In our exercise, the non-linear equation is \[(x-1)^{2} + (y+2)^{2} = 10\]This represents a circle centered at \((1, -2)\) with a radius \(\sqrt{10}\).
To find the solution, you have to understand how this curve interacts with the straight line \(x + y = 1\). The solutions to the system are actually the points where these two intersect. Since they represent different kinds of equations, you often need methods like substitution to tackle them efficiently.

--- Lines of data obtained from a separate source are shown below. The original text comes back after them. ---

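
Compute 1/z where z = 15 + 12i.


|z|^2 = 225+144 = 369
1/z = (15 - 12i)/369

1/z = 0.0407 - 0.0325i


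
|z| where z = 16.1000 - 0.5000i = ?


|z| = sqrt(16.1^2 + (-0.5)^2) = sqrt(259.21 + 0.25) = sqrt(259.46) = 16.1078

|z| = 16.1078


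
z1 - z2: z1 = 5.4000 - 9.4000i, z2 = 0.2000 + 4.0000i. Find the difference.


Real: 5.4 - 0.2 = 5.2
Imag: -9.4 - 4 = -13.4

5.2000 - 13.4000i


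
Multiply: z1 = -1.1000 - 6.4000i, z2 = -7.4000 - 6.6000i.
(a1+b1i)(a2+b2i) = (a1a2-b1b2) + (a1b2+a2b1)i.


Real = -1.1*(-7.4) - (-6.4)*(-6.6) = 8.14 - 42.24 = -34.1
Imag = -1.1*(-6.6) - (7.4)*(-6.4) = 7.26 + 47.36 = 54.62

-34.1000 + 54.6200i


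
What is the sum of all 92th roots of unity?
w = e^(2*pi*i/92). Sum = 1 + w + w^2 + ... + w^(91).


The sum of all 92th roots of unity is 0.
Geometric series: (1 - w^92)/(1 - w) = (1-1)/(1-w) = 0 since w^92 = 1, w ≠ 1.
Alternatively: coefficient of z^91 in z^92 - 1 is 0.

0


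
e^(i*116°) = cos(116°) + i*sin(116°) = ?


cos(116°) = -0.4384
sin(116°) = 0.8988

e^(i*116°) = -0.4384 + 0.8988i


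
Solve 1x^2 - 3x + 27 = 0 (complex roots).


disc = (-3)^2 - 4*1*27 = 9 - 108 = -99
sqrt(|disc|) = sqrt(99) = 9.9499
Real part = 3/(2*1) = 1.5000
Imag part = 9.9499/(2*1) = 4.9749

1.5000 ± 4.9749i


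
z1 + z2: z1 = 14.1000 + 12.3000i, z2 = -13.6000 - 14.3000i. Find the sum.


Real: 14.1 - 13.6 = 0.5
Imag: 12.3 - 14.3 = -2

0.5000 - 2.0000i


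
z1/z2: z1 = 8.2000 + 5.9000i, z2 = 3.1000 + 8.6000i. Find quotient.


Conjugate of z2 = 3.1000 - 8.6000i
Numerator: (8.2000 + 5.9000i)(3.1000 - 8.6000i) = 76.1600 - 52.2300i
Denominator: 3.1^2 + 8.6^2 = 83.57
Result = (76.1600 - 52.2300i)/83.57

0.9113 - 0.6250i


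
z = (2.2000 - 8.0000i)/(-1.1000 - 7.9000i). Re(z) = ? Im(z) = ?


Multiply by conjugate: (2.2000 - 8.0000i)(-1.1000 + 7.9000i) / ((-1.1)^2 + (-7.9)^2)
Numerator real = 2.2*(-1.1) - (8)*(-7.9) = 60.78
Numerator imag = -8*(-1.1) - 2.2*(-7.9) = 26.18
Denominator = 63.62
Re(z) = 60.78/63.62 = 0.9554
Im(z) = 26.18/63.62 = 0.4115

Re(z) = 0.9554, Im(z) = 0.4115


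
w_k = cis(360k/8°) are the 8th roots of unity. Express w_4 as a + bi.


Angle = 360*4/8 = 180°
a = cos(180°) = -1.0000
b = sin(180°) = 0

-1.0000 + 0i


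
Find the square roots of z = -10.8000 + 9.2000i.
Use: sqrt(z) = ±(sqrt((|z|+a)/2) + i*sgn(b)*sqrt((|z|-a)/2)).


|z| = sqrt(116.64+84.64) = 14.1873
sqrt((|z|+a)/2) = sqrt((14.1873+(-10.8))/2) = sqrt(1.6937) = 1.3014
sqrt((|z|-a)/2) = sqrt((14.1873-(-10.8))/2) = sqrt(12.4937) = 3.5346

±(1.3014 + 3.5346i) i.e. 1.3014 + 3.5346i and -1.3014 - 3.5346i


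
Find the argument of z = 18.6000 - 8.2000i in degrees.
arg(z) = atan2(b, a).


Re = 18.6, Im = -8.2
arg = atan2(-8.2, 18.6) = -23.7908 degrees

arg(z) = -23.7908 degrees


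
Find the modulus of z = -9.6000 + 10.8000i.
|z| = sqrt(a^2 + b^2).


|z| = sqrt((-9.6)^2 + 10.8^2) = sqrt(92.16 + 116.64) = sqrt(208.8) = 14.4499

|z| = 14.4499


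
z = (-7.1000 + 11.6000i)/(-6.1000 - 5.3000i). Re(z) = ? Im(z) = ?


Multiply by conjugate: (-7.1000 + 11.6000i)(-6.1000 + 5.3000i) / ((-6.1)^2 + (-5.3)^2)
Numerator real = -7.1*(-6.1) + 11.6*(-5.3) = -18.17
Numerator imag = 11.6*(-6.1) - (-7.1)*(-5.3) = -108.39
Denominator = 65.3
Re(z) = -18.17/65.3 = -0.2783
Im(z) = -108.39/65.3 = -1.6599

Re(z) = -0.2783, Im(z) = -1.6599


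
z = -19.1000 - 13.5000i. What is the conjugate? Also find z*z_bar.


z_bar = -19.1000 + 13.5000i
z*z_bar = (-19.1)^2 + (-13.5)^2 = 364.81 + 182.25 = 547.06

z_bar = -19.1000 + 13.5000i, z*z_bar = 547.06


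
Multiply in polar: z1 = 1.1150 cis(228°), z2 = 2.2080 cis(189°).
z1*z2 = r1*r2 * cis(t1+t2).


r = 1.1150 * 2.2080 = 2.4619
theta = 228° + 189° = 417° = 57° (mod 360)

2.4619 cis(57°)


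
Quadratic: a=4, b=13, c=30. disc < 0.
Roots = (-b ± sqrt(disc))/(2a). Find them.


disc = 13^2 - 4*4*30 = 169 - 480 = -311
sqrt(|disc|) = sqrt(311) = 17.6352
Real part = -13/(2*4) = -1.6250
Imag part = 17.6352/(2*4) = 2.2044

-1.6250 ± 2.2044i


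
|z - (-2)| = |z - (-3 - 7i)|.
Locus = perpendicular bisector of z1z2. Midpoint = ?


Equal distances means the locus is the perpendicular bisector of z1 and z2.
Midpoint = ((-2+(-3))/2, (0+(-7))/2) = (-2.5000, -3.5000)

Perpendicular bisector through (-2.5000, -3.5000)


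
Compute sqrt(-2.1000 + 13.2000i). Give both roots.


|z| = sqrt(4.41+174.24) = 13.3660
sqrt((|z|+a)/2) = sqrt((13.3660+(-2.1))/2) = sqrt(5.6330) = 2.3734
sqrt((|z|-a)/2) = sqrt((13.3660-(-2.1))/2) = sqrt(7.7330) = 2.7808

±(2.3734 + 2.7808i) i.e. 2.3734 + 2.7808i and -2.3734 - 2.7808i


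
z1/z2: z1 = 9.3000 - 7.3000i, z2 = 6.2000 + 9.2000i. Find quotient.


Conjugate of z2 = 6.2000 - 9.2000i
Numerator: (9.3000 - 7.3000i)(6.2000 - 9.2000i) = -9.5000 - 130.8200i
Denominator: 6.2^2 + 9.2^2 = 123.08
Result = (-9.5000 - 130.8200i)/123.08

-0.0772 - 1.0629i


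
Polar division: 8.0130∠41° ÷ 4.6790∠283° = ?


r = 8.0130 / 4.6790 = 1.7125
theta = 41° - 283° = -242° = 118° (mod 360)

1.7125 cis(118°)


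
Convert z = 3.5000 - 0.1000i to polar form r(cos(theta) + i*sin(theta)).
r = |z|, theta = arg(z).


r = sqrt(12.25+0.01) = sqrt(12.26) = 3.5014
theta = atan2(-0.1, 3.5) = -1.6366 degrees

r = 3.5014, theta = -1.6366 degrees


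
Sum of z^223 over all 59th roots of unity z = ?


The roots are w_k = w^k with w = e^(2*pi*i/59), and (w^k)^223 = (w^223)^k.
So S = 1 + u + u^2 + ... + u^(58) with u = w^223.
223 = 3*59 + 46, so 223 is not a multiple of 59: u = (w^59)^3 * w^46 = w^46 ≠ 1 (w is a primitive 59th root), while u^59 = (w^59)^223 = 1.
Geometric series: S = (1 - u^59)/(1 - u) = (1 - 1)/(1 - u) = 0

S = 0


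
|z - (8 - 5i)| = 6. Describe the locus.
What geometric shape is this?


|z - z0| = r is a circle with center z0 and radius r.
Center = (8, -5), radius = 6

Circle with center (8, -5) and radius 6


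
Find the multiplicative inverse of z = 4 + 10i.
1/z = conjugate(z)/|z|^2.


|z|^2 = 16+100 = 116
1/z = (4 - 10i)/116

1/z = 0.0345 - 0.0862i


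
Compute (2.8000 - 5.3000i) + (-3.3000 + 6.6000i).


Real: 2.8 - 3.3 = -0.5
Imag: -5.3 + 6.6 = 1.3

-0.5000 + 1.3000i


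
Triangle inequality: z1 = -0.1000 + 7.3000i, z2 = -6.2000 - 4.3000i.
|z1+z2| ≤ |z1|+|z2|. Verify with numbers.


|z1| = sqrt((-0.1)^2 + 7.3^2) = sqrt(53.3) = 7.3007
|z2| = sqrt((-6.2)^2 + (-4.3)^2) = sqrt(56.93) = 7.5452
z1+z2 = -6.3000 + 3.0000i
|z1+z2| = sqrt(48.69) = 6.9778
|z1|+|z2| = 7.3007 + 7.5452 = 14.8459

|z1+z2| = 6.9778 ≤ |z1|+|z2| = 14.8459 (verified)


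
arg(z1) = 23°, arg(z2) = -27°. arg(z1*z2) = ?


arg(z1*z2) = 23° - 27° = -4°
Normalized to (-180°, 180°]: -4°

-4°


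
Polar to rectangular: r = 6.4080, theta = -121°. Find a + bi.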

Solving systems of equations, especially those that involve a mix of linear and non-linear equations, often requires a structured approach. Here's a breakdown of the process as used in the original exercise:

• Isolate a variable: Start by isolating one variable in the simplest equation, usually the linear one. In our example, from \(x + y = 1\), we express \(x = 1 - y\). This sets up a clear path for substitution.
• Substitute: Replace the isolated variable in the other equation, typically the more complex or non-linear one. This substitution helps convert the system into a single-variable equation.
• Simplify and solve: Work through algebraic simplification to solve the resulting equation. Often, this involves factoring or using the quadratic formula for quadratic equations, as we did by simplifying to \(y^2 + 2y - 3 = 0\).
• Find corresponding values: Once you have the solution for one variable, plug it back into the equation used for substitution to find the value of the other variable.

These steps are sequential and logical, making sure you break down complex problems into manageable parts. Practice with these steps can help solidify your equation-solving skills.